The future of training delivery needs to be a lot smarter but delivered to a high standard, and this is exactly what we strive to do.

What is the single most important lesson a new recruit firefighter should learn and what is the one an experienced firefighter should always remember?

Someone once told me: ‘At any incident, it is going to the worst day of somebody’s life. The very least they should expect from us is that we do our very best to help them’. You can have the very best processes, SIPS, SOPS in place but it means nothing if you can’t deliver at the sharp end.

What type of rigs and training props do you have at the fire training school?
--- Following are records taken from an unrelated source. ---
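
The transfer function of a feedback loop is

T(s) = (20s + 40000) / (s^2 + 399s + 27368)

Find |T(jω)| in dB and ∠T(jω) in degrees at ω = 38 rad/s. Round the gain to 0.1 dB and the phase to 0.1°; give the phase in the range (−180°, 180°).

Substitute s = j38:
Numerator: 20(j38) + 40000 = 40000 + j760
Denominator: (j38)^2 + 399(j38) + 27368 = 25924 + j15162
|N| = √(40000² + 760²) ≈ 40007, ∠N ≈ 1.09°
|D| = √(25924² + 15162²) ≈ 30032, ∠D ≈ 30.32°
|T| = 40007 / 30032 ≈ 1.3321
Gain = 20 log₁₀(1.3321) ≈ 2.49 dB
∠T = 1.09° − 30.32° = -29.23°

2.5 dB, -29.2°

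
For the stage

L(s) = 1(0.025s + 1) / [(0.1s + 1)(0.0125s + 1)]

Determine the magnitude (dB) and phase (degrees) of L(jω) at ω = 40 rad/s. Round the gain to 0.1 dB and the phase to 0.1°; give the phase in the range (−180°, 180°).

-10.3 dB, -57.5°

At ω = 40 rad/s:
zero (1 + j40·0.025) = 1 + j1 → |·| ≈ 1.4142, ∠ ≈ 45.00°
pole (1 + j40·0.1) = 1 + j4 → |·| ≈ 4.1231, ∠ ≈ 75.96°
pole (1 + j40·0.0125) = 1 + j0.5 → |·| ≈ 1.118, ∠ ≈ 26.57°
|L| = 1 · 1.4142 / (4.1231 · 1.118) ≈ 0.30679
Gain = 20 log₁₀(0.30679) ≈ -10.26 dB
∠L = (45.00°) − (75.96° + 26.57°) = -57.53°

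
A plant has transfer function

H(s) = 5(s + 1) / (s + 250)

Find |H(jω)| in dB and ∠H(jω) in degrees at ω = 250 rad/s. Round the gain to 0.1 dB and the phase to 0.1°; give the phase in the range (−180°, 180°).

11.0 dB, 44.8°

At s = jω = j250:
zero (s+1): 1 + j250 → |·| = √(1²+250²) = √62501 ≈ 250, ∠ = arctan(250/1) ≈ 89.77°
pole (s+250): 250 + j250 → |·| = √(250²+250²) = √125000 ≈ 353.55, ∠ = arctan(250/250) ≈ 45.00°
|H| = 5 · 250 / 353.55 ≈ 3.5356
Gain = 20 log₁₀(3.5356) ≈ 10.97 dB
∠H = 89.77° − 45.00° = 44.77°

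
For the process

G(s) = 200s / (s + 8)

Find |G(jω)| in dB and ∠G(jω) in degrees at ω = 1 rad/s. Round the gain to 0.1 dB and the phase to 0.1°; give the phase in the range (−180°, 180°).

27.9 dB, 82.9°

At s = jω = j1:
zero at origin: s = j1 → |·| = 1, ∠ = 90.00°
pole (s+8): 8 + j1 → |·| = √(8²+1²) = √65 ≈ 8.0623, ∠ = arctan(1/8) ≈ 7.13°
|G| = 200 · 1 / 8.0623 ≈ 24.807
Gain = 20 log₁₀(24.807) ≈ 27.89 dB
∠G = 90.00° − 7.13° = 82.87°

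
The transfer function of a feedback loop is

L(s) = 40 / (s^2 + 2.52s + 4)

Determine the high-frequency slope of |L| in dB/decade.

Each pole contributes −20 dB/decade at high frequency; each zero contributes +20 dB/decade.
Net: 0 zero(s) − 2 pole(s) → -40 dB/decade.

-40 dB/decade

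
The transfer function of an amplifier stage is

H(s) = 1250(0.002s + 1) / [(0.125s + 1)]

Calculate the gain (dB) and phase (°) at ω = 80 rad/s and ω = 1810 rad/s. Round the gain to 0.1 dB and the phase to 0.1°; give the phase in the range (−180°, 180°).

ω = 80: 42.0 dB, -75.2°; ω = 1810: 26.3 dB, -15.2°

At ω = 80 rad/s:
zero (1 + j80·0.002) = 1 + j0.16 → |·| ≈ 1.0127, ∠ ≈ 9.09°
pole (1 + j80·0.125) = 1 + j10 → |·| ≈ 10.05, ∠ ≈ 84.29°
|H| = 1250 · 1.0127 / (10.05) ≈ 125.96
Gain = 20 log₁₀(125.96) ≈ 42.00 dB
∠H = (9.09°) − (84.29°) = -75.20°

At ω = 1810 rad/s:
zero (1 + j1810·0.002) = 1 + j3.62 → |·| ≈ 3.7556, ∠ ≈ 74.56°
pole (1 + j1810·0.125) = 1 + j226.25 → |·| ≈ 226.25, ∠ ≈ 89.75°
|H| = 1250 · 3.7556 / (226.25) ≈ 20.749
Gain = 20 log₁₀(20.749) ≈ 26.34 dB
∠H = (74.56°) − (89.75°) = -15.19°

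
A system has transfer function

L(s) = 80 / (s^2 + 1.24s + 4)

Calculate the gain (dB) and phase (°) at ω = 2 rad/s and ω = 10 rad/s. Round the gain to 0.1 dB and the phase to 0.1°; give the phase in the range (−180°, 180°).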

Our fire training ground features a full-size 747 Hybrid aircraft simulator, a multi-level carbonaceous ‘villa’ unit, a full range of fire behaviour simulators, MD-80 aircraft, XVR Incident Command simulator, an RTC compound, a method of entry rig, a confined space training rig, and working-at-height props. We also use shared facilities at Surrey FRS Training Centre at Wray Park, in Reigate.

What is the single most important ARFF training development you can foresee for the near future?

The San Francisco Asiana incident is a good example of how aircraft training props will need to include debris trail along with casualty props and body-parts props. Internally, the layout should simulate the mess a crash incident will be in reality.  We just need to become as realistic as possible with an efficient incident command system in place.

With numbers being cut in fire services all around the world it is extremely important that the few resources and people we have are all used to their full potential.

What next for Gatwick Fire?

 I cannot say too much, but in the near future we will be announcing a very exciting collaboration, which will set us apart from all the competition. Watch this space!